The excessive use of pesticides has brought about numerous disastrous effects on the environment, and among them, it has recently drastically reduced the bee population in various areas of the world. Yet, not many countries took remedial measures, even after realizing the dangers, but this was not the case with France.
It is on track to becoming the first European country to ban five pesticide varieties, as scientists believe that these neonicotinoids are extremely dangerous since they kill bees.
However, while bee-keepers and environmentalists are extremely happy with this decision, sugar beet and cereal farmers are not very excited about it, since they are afraid that in this way, their crops will be more prone to pests and insects.
This ban actually moves beyond the apparent boundaries set by the European Union, as only three neonicotinoids had been outlawed by the EU, and the country banned all five of them, and not only in indoor fields but within greenhouses as well.
Researchers have even shown that these pesticides lead to the mysterious “colony collapse disaster” among bees in Europe, which made Britain agree with the ban, even though it had initially opposed it.
The bees have actually become addicted to these harmful pesticides, just like we become addicted to nicotine and other similar substances. The synthetic neonicotinoids have a similar structure to that of nicotine, and they attack their central nervous systems.
Neonicotinoids are the most commonly used pesticides these days, and they were introduced as a replacement for the even more harmful pesticides used in the past. These addictive chemicals were found to mess with the sperm count of the male bees, reduce their memory and ability to return home.
However, this ban was opposed by some angry French farmers, who believe that there is not enough substantial evidence to connect the pesticides with the decline in the bee population.
Also, there were people who maintain that the condition could only improve if all pesticides were banned. Fabien Van Hoecke, a beekeeper in Saint-Aloué in Brittany, who lost 86 percent of his bees over the winter, says:
“There are pesticides all over the place. “ While the ban was “a good thing, it won’t save us.”
He predicts that even though these pesticides will be withdrawn, they will soon be replaced by others.
Moreover, FNSEA, the largest farming union in France, claimed that such a ban could cause unfair competition between European producers, and has called for an exemption of the ban in areas where there’s no adequate alternative.
However, the French public health agency, ANSES, claimed that there are several sustainable and efficient alternatives which are already operational in France. Nevertheless, this decision by France has been generally more praised than criticized.
According to Phys.org:
“The ban pitted French agriculture minister Stephane Travert, who lobbied for an easing, against environment minister Nicolas Hulot who refused to back down. Hulot resigned, saying he felt “all alone” in the government on environmental issues.

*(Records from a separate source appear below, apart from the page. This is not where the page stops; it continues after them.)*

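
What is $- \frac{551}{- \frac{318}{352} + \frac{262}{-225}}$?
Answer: $\frac{21819600}{81887} \approx 266.46$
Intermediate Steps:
$- \frac{551}{- \frac{318}{352} + \frac{262}{-225}} = - \frac{551}{\left(-318\right) \frac{1}{352} + 262 \left(- \frac{1}{225}\right)} = - \frac{551}{- \frac{159}{176} - \frac{262}{225}} = - \frac{551}{- \frac{81887}{39600}} = \left(-551\right) \left(- \frac{39600}{81887}\right) = \frac{21819600}{81887}$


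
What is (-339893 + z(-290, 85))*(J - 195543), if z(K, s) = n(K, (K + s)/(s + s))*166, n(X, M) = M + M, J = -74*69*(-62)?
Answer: -700151191623/17 ≈ -4.1185e+10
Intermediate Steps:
J = 316572 (J = -5106*(-62) = 316572)
n(X, M) = 2*M
z(K, s) = 166*(K + s)/s (z(K, s) = (2*((K + s)/(s + s)))*166 = (2*((K + s)/((2*s))))*166 = (2*((K + s)*(1/(2*s))))*166 = (2*((K + s)/(2*s)))*166 = ((K + s)/s)*166 = 166*(K + s)/s)
(-339893 + z(-290, 85))*(J - 195543) = (-339893 + (166 + 166*(-290)/85))*(316572 - 195543) = (-339893 + (166 + 166*(-290)*(1/85)))*121029 = (-339893 + (166 - 9628/17))*121029 = (-339893 - 6806/17)*121029 = -5784987/17*121029 = -700151191623/17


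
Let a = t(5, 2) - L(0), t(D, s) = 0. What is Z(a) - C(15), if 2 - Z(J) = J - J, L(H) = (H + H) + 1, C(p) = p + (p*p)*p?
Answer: -3388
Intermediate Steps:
C(p) = p + p**3 (C(p) = p + p**2*p = p + p**3)
L(H) = 1 + 2*H (L(H) = 2*H + 1 = 1 + 2*H)
a = -1 (a = 0 - (1 + 2*0) = 0 - (1 + 0) = 0 - 1*1 = 0 - 1 = -1)
Z(J) = 2 (Z(J) = 2 - (J - J) = 2 - 1*0 = 2 + 0 = 2)
Z(a) - C(15) = 2 - (15 + 15**3) = 2 - (15 + 3375) = 2 - 1*3390 = 2 - 3390 = -3388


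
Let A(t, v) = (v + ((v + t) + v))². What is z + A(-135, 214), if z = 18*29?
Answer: 257571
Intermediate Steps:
A(t, v) = (t + 3*v)² (A(t, v) = (v + ((t + v) + v))² = (v + (t + 2*v))² = (t + 3*v)²)
z = 522
z + A(-135, 214) = 522 + (-135 + 3*214)² = 522 + (-135 + 642)² = 522 + 507² = 522 + 257049 = 257571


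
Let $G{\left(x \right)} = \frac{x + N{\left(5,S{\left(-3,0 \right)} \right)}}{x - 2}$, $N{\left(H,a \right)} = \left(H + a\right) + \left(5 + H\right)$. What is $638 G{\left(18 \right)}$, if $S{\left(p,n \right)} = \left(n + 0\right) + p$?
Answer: $\frac{4785}{4} \approx 1196.3$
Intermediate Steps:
$S{\left(p,n \right)} = n + p$
$N{\left(H,a \right)} = 5 + a + 2 H$
$G{\left(x \right)} = \frac{12 + x}{-2 + x}$ ($G{\left(x \right)} = \frac{x + \left(5 + \left(0 - 3\right) + 2 \cdot 5\right)}{x - 2} = \frac{x + \left(5 - 3 + 10\right)}{-2 + x} = \frac{x + 12}{-2 + x} = \frac{12 + x}{-2 + x}$)
$638 G{\left(18 \right)} = 638 \frac{12 + 18}{-2 + 18} = 638 \cdot \frac{1}{16} \cdot 30 = 638 \cdot \frac{15}{8} = \frac{4785}{4}$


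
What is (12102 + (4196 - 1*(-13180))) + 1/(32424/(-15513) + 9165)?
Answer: 1396709120717/47381407 ≈ 29478.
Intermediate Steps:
(12102 + (4196 - 1*(-13180))) + 1/(32424/(-15513) + 9165) = (12102 + (4196 + 13180)) + 1/(32424*(-1/15513) + 9165) = (12102 + 17376) + 1/(-10808/5171 + 9165) = 29478 + 1/(47381407/5171) = 29478 + 5171/47381407 = 1396709120717/47381407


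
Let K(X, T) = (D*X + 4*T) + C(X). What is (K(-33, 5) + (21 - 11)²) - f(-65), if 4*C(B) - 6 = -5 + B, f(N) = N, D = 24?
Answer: -615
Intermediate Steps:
C(B) = ¼ + B/4 (C(B) = 3/2 + (-5 + B)/4 = 3/2 + (-5/4 + B/4) = ¼ + B/4)
K(X, T) = ¼ + 4*T + 97*X/4 (K(X, T) = (24*X + 4*T) + (¼ + X/4) = (4*T + 24*X) + (¼ + X/4) = ¼ + 4*T + 97*X/4)
(K(-33, 5) + (21 - 11)²) - f(-65) = ((¼ + 4*5 + (97/4)*(-33)) + (21 - 11)²) - 1*(-65) = ((¼ + 20 - 3201/4) + 10²) + 65 = (-780 + 100) + 65 = -680 + 65 = -615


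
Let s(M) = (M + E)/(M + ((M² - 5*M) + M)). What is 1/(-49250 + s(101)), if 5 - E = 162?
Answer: -707/34819754 ≈ -2.0305e-5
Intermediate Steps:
E = -157 (E = 5 - 1*162 = 5 - 162 = -157)
s(M) = (-157 + M)/(M² - 3*M) (s(M) = (M - 157)/(M + ((M² - 5*M) + M)) = (-157 + M)/(M + (M² - 4*M)) = (-157 + M)/(M² - 3*M))
1/(-49250 + s(101)) = 1/(-49250 + (-157 + 101)/(101*(-3 + 101))) = 1/(-49250 + (1/101)*(-56)/98) = 1/(-49250 + (1/101)*(1/98)*(-56)) = 1/(-49250 - 4/707) = 1/(-34819754/707) = -707/34819754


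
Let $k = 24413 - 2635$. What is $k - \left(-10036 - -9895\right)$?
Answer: $21919$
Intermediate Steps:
$k = 21778$
$k - \left(-10036 - -9895\right) = 21778 - \left(-10036 - -9895\right) = 21778 - \left(-10036 + 9895\right) = 21778 - -141 = 21778 + 141 = 21919$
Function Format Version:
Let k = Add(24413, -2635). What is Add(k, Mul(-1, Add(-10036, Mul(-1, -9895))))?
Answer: 21919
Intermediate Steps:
k = 21778
Add(k, Mul(-1, Add(-10036, Mul(-1, -9895)))) = Add(21778, Mul(-1, Add(-10036, Mul(-1, -9895)))) = Add(21778, Mul(-1, Add(-10036, 9895))) = Add(21778, Mul(-1, -141)) = Add(21778, 141) = 21919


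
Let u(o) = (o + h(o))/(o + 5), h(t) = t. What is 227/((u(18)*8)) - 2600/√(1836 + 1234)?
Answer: 5221/288 - 260*√3070/307 ≈ -28.797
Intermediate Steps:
u(o) = 2*o/(5 + o) (u(o) = (o + o)/(o + 5) = (2*o)/(5 + o) = 2*o/(5 + o))
227/((u(18)*8)) - 2600/√(1836 + 1234) = 227/(((2*18/(5 + 18))*8)) - 2600/√(1836 + 1234) = 227/(((2*18/23)*8)) - 2600*√3070/3070 = 227/(((2*18*(1/23))*8)) - 260*√3070/307 = 227/(((36/23)*8)) - 260*√3070/307 = 227/(288/23) - 260*√3070/307 = 227*(23/288) - 260*√3070/307 = 5221/288 - 260*√3070/307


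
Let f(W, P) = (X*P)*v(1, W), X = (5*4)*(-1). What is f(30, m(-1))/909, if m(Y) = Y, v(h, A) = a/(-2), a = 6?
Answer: -20/303 ≈ -0.066007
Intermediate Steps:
v(h, A) = -3 (v(h, A) = 6/(-2) = 6*(-½) = -3)
X = -20 (X = 20*(-1) = -20)
f(W, P) = 60*P (f(W, P) = -20*P*(-3) = 60*P)
f(30, m(-1))/909 = (60*(-1))/909 = -60*1/909 = -20/303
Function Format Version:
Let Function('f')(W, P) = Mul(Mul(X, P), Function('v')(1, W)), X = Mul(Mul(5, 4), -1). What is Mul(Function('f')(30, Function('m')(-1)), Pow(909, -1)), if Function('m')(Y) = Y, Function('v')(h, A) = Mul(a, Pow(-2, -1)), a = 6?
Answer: Rational(-20, 303) ≈ -0.066007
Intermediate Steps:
Function('v')(h, A) = -3 (Function('v')(h, A) = Mul(6, Pow(-2, -1)) = Mul(6, Rational(-1, 2)) = -3)
X = -20 (X = Mul(20, -1) = -20)
Function('f')(W, P) = Mul(60, P) (Function('f')(W, P) = Mul(Mul(-20, P), -3) = Mul(60, P))
Mul(Function('f')(30, Function('m')(-1)), Pow(909, -1)) = Mul(Mul(60, -1), Pow(909, -1)) = Mul(-60, Rational(1, 909)) = Rational(-20, 303)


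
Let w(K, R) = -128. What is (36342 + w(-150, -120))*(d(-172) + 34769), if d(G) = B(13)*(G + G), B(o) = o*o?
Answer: -846212538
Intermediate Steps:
B(o) = o**2
d(G) = 338*G (d(G) = 13**2*(G + G) = 169*(2*G) = 338*G)
(36342 + w(-150, -120))*(d(-172) + 34769) = (36342 - 128)*(338*(-172) + 34769) = 36214*(-58136 + 34769) = 36214*(-23367) = -846212538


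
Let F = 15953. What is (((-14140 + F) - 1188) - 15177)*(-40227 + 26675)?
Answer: 197208704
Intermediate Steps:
(((-14140 + F) - 1188) - 15177)*(-40227 + 26675) = (((-14140 + 15953) - 1188) - 15177)*(-40227 + 26675) = ((1813 - 1188) - 15177)*(-13552) = (625 - 15177)*(-13552) = -14552*(-13552) = 197208704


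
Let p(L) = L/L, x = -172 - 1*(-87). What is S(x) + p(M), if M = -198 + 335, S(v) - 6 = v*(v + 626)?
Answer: -45978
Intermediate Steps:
x = -85 (x = -172 + 87 = -85)
S(v) = 6 + v*(626 + v) (S(v) = 6 + v*(v + 626) = 6 + v*(626 + v))
M = 137
p(L) = 1
S(x) + p(M) = (6 + (-85)² + 626*(-85)) + 1 = (6 + 7225 - 53210) + 1 = -45979 + 1 = -45978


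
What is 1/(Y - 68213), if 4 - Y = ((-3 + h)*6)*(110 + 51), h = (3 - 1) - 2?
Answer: -1/65311 ≈ -1.5311e-5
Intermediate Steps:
h = 0 (h = 2 - 2 = 0)
Y = 2902 (Y = 4 - (-3 + 0)*6*(110 + 51) = 4 - (-3*6)*161 = 4 - (-18)*161 = 4 - 1*(-2898) = 4 + 2898 = 2902)
1/(Y - 68213) = 1/(2902 - 68213) = 1/(-65311) = -1/65311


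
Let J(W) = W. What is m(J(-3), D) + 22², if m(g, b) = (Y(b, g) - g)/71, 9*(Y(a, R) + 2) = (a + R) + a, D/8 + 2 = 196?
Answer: 312386/639 ≈ 488.87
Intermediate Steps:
D = 1552 (D = -16 + 8*196 = -16 + 1568 = 1552)
Y(a, R) = -2 + R/9 + 2*a/9 (Y(a, R) = -2 + ((a + R) + a)/9 = -2 + ((R + a) + a)/9 = -2 + (R + 2*a)/9 = -2 + (R/9 + 2*a/9) = -2 + R/9 + 2*a/9)
m(g, b) = -2/71 - 8*g/639 + 2*b/639 (m(g, b) = ((-2 + g/9 + 2*b/9) - g)/71 = (-2 - 8*g/9 + 2*b/9)*(1/71) = -2/71 - 8*g/639 + 2*b/639)
m(J(-3), D) + 22² = (-2/71 - 8/639*(-3) + (2/639)*1552) + 22² = (-2/71 + 8/213 + 3104/639) + 484 = 3110/639 + 484 = 312386/639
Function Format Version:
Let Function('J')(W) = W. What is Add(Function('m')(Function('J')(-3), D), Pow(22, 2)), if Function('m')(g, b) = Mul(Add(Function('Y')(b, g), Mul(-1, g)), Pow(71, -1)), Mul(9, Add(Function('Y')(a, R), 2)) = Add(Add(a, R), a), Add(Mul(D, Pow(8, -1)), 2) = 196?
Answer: Rational(312386, 639) ≈ 488.87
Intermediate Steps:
D = 1552 (D = Add(-16, Mul(8, 196)) = Add(-16, 1568) = 1552)
Function('Y')(a, R) = Add(-2, Mul(Rational(1, 9), R), Mul(Rational(2, 9), a)) (Function('Y')(a, R) = Add(-2, Mul(Rational(1, 9), Add(Add(a, R), a))) = Add(-2, Mul(Rational(1, 9), Add(Add(R, a), a))) = Add(-2, Mul(Rational(1, 9), Add(R, Mul(2, a)))) = Add(-2, Add(Mul(Rational(1, 9), R), Mul(Rational(2, 9), a))) = Add(-2, Mul(Rational(1, 9), R), Mul(Rational(2, 9), a)))
Function('m')(g, b) = Add(Rational(-2, 71), Mul(Rational(-8, 639), g), Mul(Rational(2, 639), b)) (Function('m')(g, b) = Mul(Add(Add(-2, Mul(Rational(1, 9), g), Mul(Rational(2, 9), b)), Mul(-1, g)), Pow(71, -1)) = Mul(Add(-2, Mul(Rational(-8, 9), g), Mul(Rational(2, 9), b)), Rational(1, 71)) = Add(Rational(-2, 71), Mul(Rational(-8, 639), g), Mul(Rational(2, 639), b)))
Add(Function('m')(Function('J')(-3), D), Pow(22, 2)) = Add(Add(Rational(-2, 71), Mul(Rational(-8, 639), -3), Mul(Rational(2, 639), 1552)), Pow(22, 2)) = Add(Add(Rational(-2, 71), Rational(8, 213), Rational(3104, 639)), 484) = Add(Rational(3110, 639), 484) = Rational(312386, 639)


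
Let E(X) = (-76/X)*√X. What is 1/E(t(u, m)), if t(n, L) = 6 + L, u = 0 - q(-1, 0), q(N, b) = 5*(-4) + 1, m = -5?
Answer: -1/76 ≈ -0.013158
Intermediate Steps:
q(N, b) = -19 (q(N, b) = -20 + 1 = -19)
u = 19 (u = 0 - 1*(-19) = 0 + 19 = 19)
E(X) = -76/√X
1/E(t(u, m)) = 1/(-76/√(6 - 5)) = 1/(-76/√1) = 1/(-76*1) = 1/(-76) = -1/76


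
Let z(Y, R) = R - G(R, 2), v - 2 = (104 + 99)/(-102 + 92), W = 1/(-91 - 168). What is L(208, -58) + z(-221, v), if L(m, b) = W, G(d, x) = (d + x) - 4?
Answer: 517/259 ≈ 1.9961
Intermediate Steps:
G(d, x) = -4 + d + x
W = -1/259 (W = 1/(-259) = -1/259 ≈ -0.0038610)
v = -183/10 (v = 2 + (104 + 99)/(-102 + 92) = 2 + 203/(-10) = 2 + 203*(-⅒) = 2 - 203/10 = -183/10 ≈ -18.300)
L(m, b) = -1/259
z(Y, R) = 2 (z(Y, R) = R - (-4 + R + 2) = R - (-2 + R) = R + (2 - R) = 2)
L(208, -58) + z(-221, v) = -1/259 + 2 = 517/259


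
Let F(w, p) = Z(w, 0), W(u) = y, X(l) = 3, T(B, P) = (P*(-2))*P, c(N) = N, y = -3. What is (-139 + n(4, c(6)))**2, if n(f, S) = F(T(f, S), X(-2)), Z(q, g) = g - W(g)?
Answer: 18496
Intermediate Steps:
T(B, P) = -2*P**2 (T(B, P) = (-2*P)*P = -2*P**2)
W(u) = -3
Z(q, g) = 3 + g (Z(q, g) = g - 1*(-3) = g + 3 = 3 + g)
F(w, p) = 3 (F(w, p) = 3 + 0 = 3)
n(f, S) = 3
(-139 + n(4, c(6)))**2 = (-139 + 3)**2 = (-136)**2 = 18496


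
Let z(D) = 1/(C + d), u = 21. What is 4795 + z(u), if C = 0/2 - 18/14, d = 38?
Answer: 1232322/257 ≈ 4795.0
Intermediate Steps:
C = -9/7 (C = 0*(1/2) - 18*1/14 = 0 - 9/7 = -9/7 ≈ -1.2857)
z(D) = 7/257 (z(D) = 1/(-9/7 + 38) = 1/(257/7) = 7/257)
4795 + z(u) = 4795 + 7/257 = 1232322/257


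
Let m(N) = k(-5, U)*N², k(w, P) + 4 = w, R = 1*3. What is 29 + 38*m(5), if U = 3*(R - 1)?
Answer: -8521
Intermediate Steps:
R = 3
U = 6 (U = 3*(3 - 1) = 3*2 = 6)
k(w, P) = -4 + w
m(N) = -9*N² (m(N) = (-4 - 5)*N² = -9*N²)
29 + 38*m(5) = 29 + 38*(-9*5²) = 29 + 38*(-9*25) = 29 + 38*(-225) = 29 - 8550 = -8521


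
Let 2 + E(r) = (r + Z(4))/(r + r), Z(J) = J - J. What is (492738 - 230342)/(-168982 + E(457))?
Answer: -524792/337967 ≈ -1.5528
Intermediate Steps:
Z(J) = 0
E(r) = -3/2 (E(r) = -2 + (r + 0)/(r + r) = -2 + r/((2*r)) = -2 + r*(1/(2*r)) = -2 + 1/2 = -3/2)
(492738 - 230342)/(-168982 + E(457)) = (492738 - 230342)/(-168982 - 3/2) = 262396/(-337967/2) = 262396*(-2/337967) = -524792/337967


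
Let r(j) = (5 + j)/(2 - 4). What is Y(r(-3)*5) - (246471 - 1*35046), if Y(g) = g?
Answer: -211430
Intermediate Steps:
r(j) = -5/2 - j/2 (r(j) = (5 + j)/(-2) = (5 + j)*(-½) = -5/2 - j/2)
Y(r(-3)*5) - (246471 - 1*35046) = (-5/2 - ½*(-3))*5 - (246471 - 1*35046) = (-5/2 + 3/2)*5 - (246471 - 35046) = -1*5 - 1*211425 = -5 - 211425 = -211430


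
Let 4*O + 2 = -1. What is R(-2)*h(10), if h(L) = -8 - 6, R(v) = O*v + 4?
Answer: -77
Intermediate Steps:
O = -¾ (O = -½ + (¼)*(-1) = -½ - ¼ = -¾ ≈ -0.75000)
R(v) = 4 - 3*v/4 (R(v) = -3*v/4 + 4 = 4 - 3*v/4)
h(L) = -14
R(-2)*h(10) = (4 - ¾*(-2))*(-14) = (4 + 3/2)*(-14) = (11/2)*(-14) = -77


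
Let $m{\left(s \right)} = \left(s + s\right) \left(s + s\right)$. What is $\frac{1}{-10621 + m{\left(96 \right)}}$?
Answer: $\frac{1}{26243} \approx 3.8105 \cdot 10^{-5}$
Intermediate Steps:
$m{\left(s \right)} = 4 s^{2}$ ($m{\left(s \right)} = 2 s 2 s = 4 s^{2}$)
$\frac{1}{-10621 + m{\left(96 \right)}} = \frac{1}{-10621 + 4 \cdot 96^{2}} = \frac{1}{-10621 + 4 \cdot 9216} = \frac{1}{-10621 + 36864} = \frac{1}{26243}$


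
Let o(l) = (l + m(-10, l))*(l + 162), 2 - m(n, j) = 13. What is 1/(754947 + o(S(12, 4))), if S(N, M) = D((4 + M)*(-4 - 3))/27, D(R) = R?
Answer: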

Earlier this month, Canada announced plans to phase out clothianidin and thiamethoxam. The French ban allows for case-by-case exemptions on the use of acetamiprid until July 1, 2020.”
Moreover, South EU Summit reports:
“The reduction of pesticide use is a goal that has long been in the works for France. In fact, the country had originally set a deadline for a 50 percent reduction in pesticides to be achieved by this year. However, between 2014 and 2016, pesticide use increased by 12 percent, resulting in that deadline’s extension to 2025. The decision to eliminate the use of neonicotinoid pesticides writ large demonstrates France’s commitment to meeting this target.”